Today, machine learning is starting to become that new breakthrough not just in music in general but in music education as well.

Machine learning is a process in which a computer learns over time and manages to create, modify and understand music composition.

This allows for quite a few applications in the area of music education as a way to enrich the traditional methods and teach in new creative ways.

2020

Last year was a big step towards discovering the potential of all these new tools and technologies that can be used for music education in the future.

More than just being a substitute for a normal class, this last year was about exploring new options and different ways to approach music education.

This brought many teachers closer to the idea of experimenting with apps, social networks, A.I. and even VR (Virtual Reality).

The Nature Of Music

Music is a very open ended discipline that involves a lot of influences and different contexts of learning. Which is why it would be a good idea to make the most out of the tools that we have in order to prepare students for the things that they will actually be more exposed to which is of course, outside the classroom and without a pen and paper.

Music Sharing and Social Network

The idea is to keep your students engaged in music and what better way to encourage music composition than using platforms such as SoundCloud, YouTube and even Google Classroom.

Sharing music with both classmates and teachers can be a great way to improve their skills as musicians while also making a bond with those that share the same interests.

A.I. and VR

While these are less explored areas in music education, there are some ways these tools can be used properly, and being on the lookout for any more breakthroughs is an important part of keeping the learning experience fresh and exciting.

DAWs (Digital Audio Workstation)

While we know these tools have been around for quite some time, music schools and teachers haven’t made the most of them.

In today’s world, music production is a big part of music in general, this means that performing is not everything.

All that comes after the actual playing is a whole world on its own that deserves attention not only because it matters to the music industry but because it can help your students learn more about how music works.

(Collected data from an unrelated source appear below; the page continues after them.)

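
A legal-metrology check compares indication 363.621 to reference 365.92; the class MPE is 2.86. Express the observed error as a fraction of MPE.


e = indication - reference = 363.621 - 365.92 = -2.2990
|e| = 2.2990
ratio = |e| / MPE = 2.2990 / 2.86
ratio = 0.8038

0.8038


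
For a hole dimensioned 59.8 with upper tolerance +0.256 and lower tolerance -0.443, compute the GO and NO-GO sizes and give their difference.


GO = nominal - lower_tol (smallest hole = maximum material condition)
GO = 59.8 - 0.443 = 59.357
NO-GO = nominal + upper_tol (largest hole = least material condition)
NO-GO = 59.8 + 0.256 = 60.056
spread = NO-GO - GO = 60.056 - 59.357 = 0.6990

0.6990


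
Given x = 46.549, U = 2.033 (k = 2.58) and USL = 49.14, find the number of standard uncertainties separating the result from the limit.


u = U / k = 2.033 / 2.58 = 0.7879845
margin = |USL - x| = |49.14 - 46.549| = 2.591
z = margin / u = 2.591 / 0.7879845
z = 3.2881

3.2881


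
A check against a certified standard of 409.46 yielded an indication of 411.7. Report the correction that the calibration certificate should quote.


Correction = standard - reading
= 409.46 - 411.7
= -2.2400

-2.2400


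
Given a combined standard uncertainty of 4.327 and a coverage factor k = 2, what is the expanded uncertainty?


U = k * uc
U = 2 * 4.327
U = 8.6540

8.6540


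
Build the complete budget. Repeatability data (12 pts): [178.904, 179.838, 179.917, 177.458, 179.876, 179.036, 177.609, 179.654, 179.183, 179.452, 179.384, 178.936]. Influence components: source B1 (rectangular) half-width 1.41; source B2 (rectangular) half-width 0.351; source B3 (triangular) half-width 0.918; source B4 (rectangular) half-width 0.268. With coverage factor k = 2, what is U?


mean = (178.904 + 179.838 + 179.917 + 177.458 + 179.876 + 179.036 + 177.609 + 179.654 + 179.183 + 179.452 + 179.384 + 178.936) / 12 = 179.1039167
s = sqrt(sum((x - mean)^2)/(n-1)) = 0.81581766
u_A = s / sqrt(n) = 0.81581766 / sqrt(12) = 0.23550627
u_B1 = 1.41 / sqrt(3) = 0.81406388
u_B2 = 0.351 / sqrt(3) = 0.20264994
u_B3 = 0.918 / sqrt(6) = 0.37477193
u_B4 = 0.268 / sqrt(3) = 0.15472987
uc = sqrt(0.23550627^2 + 0.81406388^2 + 0.20264994^2 + 0.37477193^2 + 0.15472987^2) = 0.96105439
U = k * uc = 2 * 0.96105439
U = 1.9221

1.9221


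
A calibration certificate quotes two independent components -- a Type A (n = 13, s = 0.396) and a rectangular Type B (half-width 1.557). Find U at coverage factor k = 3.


u_A = s / sqrt(n) = 0.396 / sqrt(13) = 0.10983064
u_B = half_width / sqrt(3) = 1.557 / sqrt(3) = 0.89893437
uc = sqrt(u_A^2 + u_B^2) = sqrt(0.10983064^2 + 0.89893437^2) = 0.905619
U = k * uc = 3 * 0.905619
U = 2.7169

2.7169


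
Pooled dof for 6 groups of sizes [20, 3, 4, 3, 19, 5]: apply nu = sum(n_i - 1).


nu = sum_i (n_i - 1)
nu = ((20 - 1) + (3 - 1) + (4 - 1) + (3 - 1) + (19 - 1) + (5 - 1))
nu = 19 + 2 + 3 + 2 + 18 + 4
nu = 48

48


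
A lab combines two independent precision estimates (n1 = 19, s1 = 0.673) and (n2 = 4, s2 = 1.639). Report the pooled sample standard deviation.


s_p = sqrt(((n1-1)*s1^2 + (n2-1)*s2^2) / (n1+n2-2))
numerator = (19-1)*0.673^2 + (4-1)*1.639^2 = 8.152722 + 8.058963 = 16.211685
denominator = 19 + 4 - 2 = 21
s_p^2 = 16.211685 / 21 = 0.771985
s_p = sqrt(0.771985) = 0.8786

0.8786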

The Future of Music Teaching Tools

Future

According to William Bauer, UF online Master of Music in Music Education Program Director:

“Making technology available to teachers and students, and helping them understand its functionality, is necessary, but not sufficient. Technology is merely a tool, and a tool is not useful if one does not comprehend the various ways it can be employed to achieve a given outcome in a specific context. If music educators are to effectively integrate technology into teaching, learning and assessment, more is required than an understanding of specific technological tools. As a result, when exploring the use of technology with students, it’s critical that music teachers account for the curricular objectives being targeted, the benefits and limitations of the technology under consideration, the teaching and learning strategies to be used, and the context of a specific music class and school”.

Paul Shimmons

In an interview with StageRight Paul Shimmons shared some interesting experience on the use of technology as a music educator.

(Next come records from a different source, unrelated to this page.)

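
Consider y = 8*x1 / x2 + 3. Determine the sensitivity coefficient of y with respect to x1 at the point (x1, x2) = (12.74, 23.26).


y = 8*x1 / x2 + 3
dy/dx1 = 8/x2
Evaluate at x2 = 23.26: c1 = 8 / 23.26
c1 = 0.3439

0.3439


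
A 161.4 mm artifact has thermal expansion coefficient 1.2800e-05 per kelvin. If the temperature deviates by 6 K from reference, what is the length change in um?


dL = L * alpha * dT
= 161.4 * 1.2800e-05 * 6
= 0.0123955 mm
dL_um = 0.0123955 * 1000 = 12.3955 um

12.3955


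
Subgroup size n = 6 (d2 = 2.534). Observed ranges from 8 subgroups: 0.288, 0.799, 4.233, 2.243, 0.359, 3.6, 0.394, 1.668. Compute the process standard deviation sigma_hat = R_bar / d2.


R_bar = (0.288 + 0.799 + 4.233 + 2.243 + 0.359 + 3.6 + 0.394 + 1.668) / 8
R_bar = 13.584 / 8 = 1.698
sigma_hat = R_bar / d2 = 1.698 / 2.534 = 0.6701

0.6701


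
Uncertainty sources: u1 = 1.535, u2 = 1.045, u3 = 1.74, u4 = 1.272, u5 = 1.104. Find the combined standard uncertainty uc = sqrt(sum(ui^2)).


uc = sqrt(1.535^2 + 1.045^2 + 1.74^2 + 1.272^2 + 1.104^2)
uc = sqrt(9.31265)
uc = 3.0517

3.0517


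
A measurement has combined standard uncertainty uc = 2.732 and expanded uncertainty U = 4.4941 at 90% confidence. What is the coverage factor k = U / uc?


k = U / uc
k = 4.4941 / 2.732
k = 1.645

1.645


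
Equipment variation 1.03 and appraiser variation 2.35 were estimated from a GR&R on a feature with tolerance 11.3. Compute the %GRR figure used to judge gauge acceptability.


GRR = sqrt(EV^2 + AV^2) = sqrt(1.03^2 + 2.35^2) = 2.5658137
%GRR = GRR / tol * 100 = 2.5658137 / 11.3 * 100
%GRR = 22.7063

22.7063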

When grading students, Paul likes to use Seesaw or Class Dojo because they allow for multimedia presentation such as videos or recordings so that he can easily see and hear performances and refer to them for later reference. It’s also beneficial for students and parents because they can hear it, unlink with a traditional gradebook which can only show a simple number grade. It gives him the ability to share the progress of the student with parents so that they can be connected to the work their child is doing in the classroom every week.

By using this technology, students will also have a digital portfolio that they can refer to so they can see just how much they’ve improved and provide the positive feedback to encourage further development. This is tangible evidence that they’re learning.

The future of music education is as uncertain as the next technological breakthroughs, however as teachers, you need to be prepared by adapting to the most recent tools at your disposal., Iit can be surprising how much good it’ll do once you get to use them properly.